Back in September, some pundits predicted a neck-and-neck race between these two for Oscar. In fact, many other strong contenders emerged since then and remain possibilities. But the great BAFTA results for the two follows the Producers Guild tie between the films, meaning pre-Oscar awards events have been sending plenty of mixed messages in the best picture race.

BAFTA has picked the same best pic winner as Oscar 11 times in 20 years, a so-so batting average. But the similarities are becoming more frequent: The two have picked the same film for the last five years.

In other categories, where competition is also strong, BAFTAs provide a PR boost. Ejiofor, Barkhad Abdi, Jennifer Lawrence, Eric Warren Singer and David O. Russell (“American Hustle” screenplay) enhance their reputations as the year’s best in the midst of Oscar balloting (which runs Feb. 14-25).  No Academy voter wants to think they’re swayed by popular opinion. But in a tight race, when so many good contenders have a shot, the noise of the crowd is hard to ignore and BAFTA raises the noise level for its winners.

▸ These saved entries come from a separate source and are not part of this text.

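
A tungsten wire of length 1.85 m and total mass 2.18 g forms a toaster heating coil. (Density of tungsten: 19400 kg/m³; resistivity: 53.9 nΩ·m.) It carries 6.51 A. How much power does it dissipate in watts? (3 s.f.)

69.6 W

ρ = 53.9 nΩ·m = 5.39×10^-8 Ω·m
A = m/(density·L) = 0.00218/(19400×1.85) = 6.0741e-08 m²
R = ρL/A = (5.39×10^-8)(1.85)/(6.0741e-08) = 1.642 Ω
P = I²R = (6.51)² × 1.642 = 69.6 W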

Conversely, Sunday’s results could assist Matthew McConaughey, Jared Leto, Lupita Nyong’o, Spike Jonze and others. They have been considered front-runners and had won high-profile awards, so it may be a good thing to suddenly become an underdog at this stage of Oscar voting. (The two “Dallas Buyers Club” actors, surprisingly, weren’t even nominated by the Brits.)

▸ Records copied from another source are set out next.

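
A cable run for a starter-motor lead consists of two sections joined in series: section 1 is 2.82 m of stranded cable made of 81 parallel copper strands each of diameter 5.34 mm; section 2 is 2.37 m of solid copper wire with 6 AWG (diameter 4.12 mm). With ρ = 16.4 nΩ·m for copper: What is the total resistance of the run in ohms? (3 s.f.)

0.00294 Ω

ρ = 16.4 nΩ·m = 1.64×10^-8 Ω·m
Section 1: A_strand = π(2.6700e-03)² = 2.240e-05 m²; R₁ = ρL/(N·A_s) = (1.64×10^-8)(2.82)/(81×2.240e-05) = 2.549×10^-5 Ω
Section 2: A = π(4.12/2 mm)² = π(2.0600e-03 m)² = 1.333e-05 m²
R₂ = (1.64×10^-8)(2.37)/(1.333e-05) = 0.002915 Ω
R = R₁ + R₂ = 0.00294 Ω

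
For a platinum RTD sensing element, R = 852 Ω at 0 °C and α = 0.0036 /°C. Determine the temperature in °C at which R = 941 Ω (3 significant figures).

R = R₀(1 + α(T − T₀)) ⇒ T = T₀ + (R/R₀ − 1)/α
T = 0 + (941/852 − 1)/0.0036 = 0 + (0.1045)/0.0036 = 29.0 °C

29.0 °C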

Some of the wins were expected, such as Cate Blanchett, the “Gravity” below-the-line victories and “The Great Beauty” for foreign-language. The trophy to Steve Coogan and Jeff Pope for screenplay adaptation is not a total surprise. The two are local heroes in Britain and while many in the U.S. think John Ridley is a front-runner for “12 Years a Slave,” “Philomena” has a lot of fans and can’t be discounted for an Academy Award.

Another consoling thought for those who did not win Sunday: As a bellwether, BAFTA proved limited by honoring people who weren’t even Oscar-nominated. That list includes makeup and hair, Evelyne Noraz and Lori McCoy-Bell, “American Hustle”; editing, Dan Hanley and Mike Hill, “Rush.”

BAFTA has become a more accurate predictor of Oscar’s best picture race, a change that can be attributed to date shifts. The BAFTA Awards used to be handed out in April, a few weeks after the Academy Awards. But starting Feb. 25, 2001, it shifted to a date about a month before the Oscars; BAFTA wanted to become part of awards season, rather than living in Oscar’s “shadow” after the fact, as a spokesman told Variety at the time. Dates for the two events became even closer when Oscars moved a month earlier starting with the Feb. 29, 2004, ceremony.

In the director category, for example, the two orgs agreed only once in seven years before the date change. However, they’ve agreed six times in the 13 years since; not a great average, but much closer. In the decade since the two events have been held more closely, BAFTA predicted lead actor seven times and lead actress six times.

As for “Gravity” being a British film, that might be news to Hollywood and Mexico. The film was lensed in London with many British crafts workers. But the stars and studio are from Hollywood while the director (Alfonso Cuaron), scripters (the helmer and Jonas Cuaron) and cinematographer are from Mexico.

But success has many fathers. “Lawrence of Arabia” was named one of the top five British films and top five American films by BFI and AFI, respectively, so this is not new. And when accepting his award Sunday, Cuaron said “I consider myself a part of the British industry.”

In case you wonder exactly who voted on these awards, BAFTA started as British Film Academy in 1947. It merged with the Guild of TV Producers & Directors in 1954, changing to the current name in 1976. The org consists of people within the film, TV and videogame industries. The organization decided in 2005 to put a cap on membership, with 5,000 members in the U.K. and 1,500 in the U.S.